As a non-striking employee of The Seattle Times, I found Nina Shapiro's report on the strike ["Striking spin," 12/14] to be most informative, despite her obvious pro-Guild bias. The crucial facts that emerge from her report are:

(1) The Guild position is that pay should be awarded just for showing up, rather than for actually getting work done. This is an archaic notion better suited to the civil service than a competitive private sector employer, and certainly doesn't rank among the great progressive causes of our time.

(2) The Guild leadership doesn't give a damn about working people in other unions and is willing to endanger their livelihoods—as well as those of small merchants, independent carriers, and unaffiliated workers—in order to settle a 13-year-old grudge.

In fact, the Guild leadership doesn't even seem to care much about the Guild members, who were not afforded an opportunity to vote on the final pre-strike contract offer and who were cynically deceived into expecting a quick and easy victory.

The Guild boycott, if successful, will only lead to substantial and permanent job losses—among Guild members as well as innocent third parties.
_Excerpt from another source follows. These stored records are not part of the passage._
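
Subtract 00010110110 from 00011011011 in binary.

Method 1 - Direct subtraction (column by column from the right: bit − bit − borrow-in; if negative, add 2 and borrow 1 from the next column):
borrow: 00001001000
        00011011011
-       00010110110
-------------------
        00000100101

Method 2 - Add two's complement:
Two's complement of 00010110110: invert → 11101001001, add 1 → 11101001010
  00011011011
+ 11101001010
-------------
 100000100101  (end carry out of the top bit = 1)
Discarding the end carry: 00000100101
Decimal check:
  00011011011 = 128 + 64 + 16 + 8 + 2 + 1 = 219
  00010110110 = 128 + 32 + 16 + 4 + 2 = 182
  219 - 182 = 37, and 00000100101 = 32 + 4 + 1 = 37 ✓



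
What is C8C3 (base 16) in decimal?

Expand by place value (powers of 16):
Digit values: C = 12
C8C3 = 12 × 16^3 + 8 × 16^2 + 12 × 16^1 + 3 × 16^0
= 12 × 4096 + 8 × 256 + 12 × 16 + 3 × 1
= 49152 + 2048 + 192 + 3
= 51395



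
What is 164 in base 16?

Using repeated division by 16 (digits 10–15 are A–F):
164 ÷ 16 = 10 remainder 4
10 ÷ 16 = 0 remainder 10 (A)
Reading remainders bottom to top: A4



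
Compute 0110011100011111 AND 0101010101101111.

AND: 1 only when both bits are 1
  0110011100011111
& 0101010101101111
------------------
  0100010100001111
Decimal: 26399 & 21871 = 17679



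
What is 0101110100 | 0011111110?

OR: 1 when either bit is 1
  0101110100
| 0011111110
------------
  0111111110
Decimal: 372 | 254 = 510



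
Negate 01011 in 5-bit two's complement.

Original: 01011
Step 1 - Invert all bits: 10100
Step 2 - Add 1: 10101
Verification: 01011 + 10101 = 100000; discarding the end carry (carry out of the top bit) leaves the 5-bit value 00000, as required for x + (-x)



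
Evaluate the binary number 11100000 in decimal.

Sum of powers of 2 for each 1-bit:
2^5 + 2^6 + 2^7
= 32 + 64 + 128
= 224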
This isn't company propaganda, just obvious economic reality.

Shapiro quotes the Guild's VP as saying, "The hell with you too," to the other Times unions. Working people at the Times, while naturally disposed to be sympathetic to their fellow union members, will remember the Guild's cavalier attitude toward their well-being.

We urge our fellow Seattleites to look behind the Guild's self-righteous posturing and consider the damage the Guild boycott will do to working people and their families. DON'T SUPPORT THE GUILD BOYCOTT!

ALLEN WHITMAN,
SEATTLE

More right

For the first week, and periodically since, I have questioned my own reasons for deciding not to participate in the NW Guild strike [see "Striking spin," 12/14]. I spend a great deal of time examining the situation and the impact it will ultimately have on me and my coworkers, both in the building and on the streets.
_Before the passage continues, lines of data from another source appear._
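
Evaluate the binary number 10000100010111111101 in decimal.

Sum of powers of 2 for each 1-bit:
2^0 + 2^2 + 2^3 + 2^4 + 2^5 + 2^6 + 2^7 + 2^8 + 2^10 + 2^14 + 2^19
= 1 + 4 + 8 + 16 + 32 + 64 + 128 + 256 + 1024 + 16384 + 524288
= 542205



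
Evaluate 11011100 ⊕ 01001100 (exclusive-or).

XOR: 1 when bits differ
  11011100
^ 01001100
----------
  10010000
Decimal: 220 ^ 76 = 144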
At the risk of hypocrisy, I had initially supported the Union. My position had gone through some significant changes and was desperately in need of examination, specifically [as] to wages. As negotiations approached, I and other coworkers put in our two cents worth concerning our position. Much to my disappointment, the louder voices were not interested in examining what each position deserved, but in a lump sum for everyone. After all, that is how a Union works and negotiates. Or so at least I have come to understand.

The unfortunate part about this is that the Union really has made this personal instead of about business. The Union convinced a lot of people that they should stop drawing water from the well, then destroy the well as much as they can because then the well will give them more water. Math was never my strongest subject, but something there doesn't add up for me. These contracts are about business: what can the company live with giving up, what can the workers live with getting. And what too many people have forgotten is, work is not guaranteed, nor are workers guaranteed to fill the jobs. If you can't live on what you make, it is time to get a new job. I know that I am not tied to my desk. Like my decision to work during the strike, I can make the decision to leave the company all together.

But perhaps I am being idealistic, and ultimately this comes down not to money, respect, or solidarity. Maybe it just [comes] right down to being right. Religion, politics, even weeks of judicial rule about the presidency were mostly found[ed] on the principle of "I am right and you are wrong." Despite where I am right now, I have no illusions that both sides of the negotiation table posture for the position of who is more right. The question is, what is a person willing to do to prove that point . . . and is it worth it?